Mechanical Extrusion of the Plasma Membrane to Generate Ectosome-Mimetic Nanovesicles for Lung Targeting.

Extracellular vehicles (EVs) are naturally occurring nanocarriers that participate in the transportation of biologics between cells. Despite their potential in drug delivery, their optimal use in therapy remains a challenge, which comes from the difficulty in preparation scale-up and cargo loading efficiency. As a membrane-enclosed nanoscale system, EVs are reluctant to be transfected with cargos and purified by conventional methods. In the present study, we proposed an EV-mimetic nanovesicle system to overcome the challenges.
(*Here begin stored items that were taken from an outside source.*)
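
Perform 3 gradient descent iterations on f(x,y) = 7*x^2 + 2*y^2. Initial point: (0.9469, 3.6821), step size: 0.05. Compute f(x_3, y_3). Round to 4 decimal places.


Gradient descent on f(x,y) = 7*x^2 + 2*y^2.
Starting point: (0.9469, 3.6821), alpha = 0.05
Step 1: grad_x = 2*7*0.9469 = 13.2566, grad_y = 2*2*3.6821 = 14.7284
  x_1 = 0.9469 - 0.05*13.2566 = 0.2841
  y_1 = 3.6821 - 0.05*14.7284 = 2.9457
Step 2: grad_x = 2*7*0.2841 = 3.977, grad_y = 2*2*2.9457 = 11.7827
  x_2 = 0.2841 - 0.05*3.977 = 0.0852
  y_2 = 2.9457 - 0.05*11.7827 = 2.3565
Step 3: grad_x = 2*7*0.0852 = 1.1931, grad_y = 2*2*2.3565 = 9.4262
  x_3 = 0.0852 - 0.05*1.1931 = 0.0256
  y_3 = 2.3565 - 0.05*9.4262 = 1.8852
f(0.0256, 1.8852) = 7*0.0256^2 + 2*1.8852^2 = 7.1128


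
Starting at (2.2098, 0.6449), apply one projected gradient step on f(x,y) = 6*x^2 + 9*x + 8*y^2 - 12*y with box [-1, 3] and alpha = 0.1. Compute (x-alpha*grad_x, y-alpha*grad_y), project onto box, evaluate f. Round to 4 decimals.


Step 1: Compute gradient at (2.2098, 0.6449).
grad_x = 2*6*2.2098 + 9 = 35.5176
grad_y = 2*8*0.6449 - 12 = -1.6816
Step 2: Gradient step.
x_raw = 2.2098 - 0.1*35.5176 = -1.342
y_raw = 0.6449 - 0.1*-1.6816 = 0.8131
Step 3: Project onto [-1, 3].
x_proj = clip(-1.342) = -1.0
y_proj = clip(0.8131) = 0.8131
Step 4: Evaluate f.
f(-1.0, 0.8131) = -7.4682


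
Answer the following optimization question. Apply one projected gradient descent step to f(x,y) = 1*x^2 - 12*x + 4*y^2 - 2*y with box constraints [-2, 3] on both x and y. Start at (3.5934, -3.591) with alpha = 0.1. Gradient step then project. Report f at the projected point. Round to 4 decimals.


Step 1: Compute gradient at (3.5934, -3.591).
grad_x = 2*1*3.5934 - 12 = -4.8132
grad_y = 2*4*-3.591 - 2 = -30.728
Step 2: Gradient step.
x_raw = 3.5934 - 0.1*-4.8132 = 4.0747
y_raw = -3.591 - 0.1*-30.728 = -0.5182
Step 3: Project onto [-2, 3].
x_proj = clip(4.0747) = 3.0
y_proj = clip(-0.5182) = -0.5182
Step 4: Evaluate f.
f(3.0, -0.5182) = -24.8895


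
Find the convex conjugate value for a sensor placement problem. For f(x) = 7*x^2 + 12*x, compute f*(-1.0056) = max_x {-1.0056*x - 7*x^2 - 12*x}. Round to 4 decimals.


f*(y) = sup_x {y*x - a*x^2 - b*x} = sup_x {(y-b)*x - a*x^2}
FOC: (y - b) - 2a*x = 0 => x* = (y - b)/(2a)
x* = (-1.0056 - 12)/(2*7) = -0.929
f*(-1.0056) = (y-b)^2/(4a) = (-1.0056 - 12)^2/(4*7)
= 169.1456/28 = 6.0409


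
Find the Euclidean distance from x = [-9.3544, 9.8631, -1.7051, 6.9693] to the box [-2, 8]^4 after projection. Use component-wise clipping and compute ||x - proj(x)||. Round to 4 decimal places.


Project each component onto [-2, 8].
clip(-9.3544) = -2.0, clip(9.8631) = 8.0, clip(-1.7051) = -1.7051, clip(6.9693) = 6.9693
Projection = [-2.0, 8.0, -1.7051, 6.9693]
Squared diffs: [54.0872, 3.4711, 0.0, 0.0]
Distance = sqrt(57.5583) = 7.5867


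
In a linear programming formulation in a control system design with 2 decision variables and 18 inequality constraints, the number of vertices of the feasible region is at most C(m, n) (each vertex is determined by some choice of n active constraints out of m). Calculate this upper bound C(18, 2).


Each vertex corresponds to some choice of n active constraints out of m, so the number of vertices is at most C(m, n) = m! / (n!(m-n)!).
m = 18, n = 2
Numerator: 18 * 17
Denominator: 2! = 2
C(18, 2) = 153


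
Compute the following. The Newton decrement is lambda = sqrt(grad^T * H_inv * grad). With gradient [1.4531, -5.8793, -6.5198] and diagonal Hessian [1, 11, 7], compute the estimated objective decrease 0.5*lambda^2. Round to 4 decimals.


Step 1: H is diagonal, so H^(-1) * g = [1.4531, -0.5345, -0.9314].
Step 2: g^T H^(-1) g = sum_i g_i^2 / H_ii
  = (1.4531)^2/1 + (-5.8793)^2/11 + (-6.5198)^2/7
  = 2.1115 + 3.1424 + 6.0725 = 11.3264
Step 3: Objective decrease = 0.5 * g^T H^(-1) g = 5.6632


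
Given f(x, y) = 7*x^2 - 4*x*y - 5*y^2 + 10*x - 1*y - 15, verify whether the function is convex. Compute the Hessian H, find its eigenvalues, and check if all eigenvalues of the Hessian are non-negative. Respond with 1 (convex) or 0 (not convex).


The Hessian of f(x,y) = 7*x^2 - 4*x*y - 5*y^2 + 10*x - 1*y - 15 is:
H = [[14, -4], [-4, -10]]
Trace = 14 - 10 = 4
Determinant = 14*-10 - (-4)^2 = -156
Discriminant = (4)^2 - 4*-156 = 640.0
Eigenvalues: lambda_1 = -10.6491, lambda_2 = 14.6491
The function is not convex.

0


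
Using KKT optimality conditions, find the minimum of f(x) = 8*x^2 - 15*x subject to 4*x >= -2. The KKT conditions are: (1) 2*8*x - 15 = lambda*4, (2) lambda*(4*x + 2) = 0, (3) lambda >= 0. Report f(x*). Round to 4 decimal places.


Step 1: Try lambda = 0 (constraint inactive).
Stationarity: 2*8*x - 15 = 0
x* = 15/(2*8) = 0.9375
Check constraint: 4*0.9375 = 3.75 >= -2 -- satisfied.
Step 2: Compute optimal value.
f(x*) = 8*0.9375^2 - 15*0.9375 = -7.0313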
Using the easy-culture mammalian cells as raw materials, we isolated the plasma membrane sheets and vesiculated them into membrane-enclosed nanovesicles as an EV mimic by the mechanical extrusion through porous membranes. In order to controllably load the cargos in the lumen of vesicles, the endogenous actin filament was chosen as an anchor to capture the cargos (fused with an anti-actin nanobody) in the inner leaflet of plasma membrane sheets and vesiculated inside after extrusion. By loading the bioluminescent tracer nano-luciferase (Nluc) and tracking biodistribution in mice, we unclosed the lung-tropic nature of these nanovesicles. Furthermore, we demonstrated that nanovesicles can be genetically engineered with chimeric antigen receptors to achieve the active targeting of lung cancer cells. In conclusion, our study indicated that plasma membrane extrusion might be an applicable approach to generate EV mimics for drug delivery, especially to the lung tissue.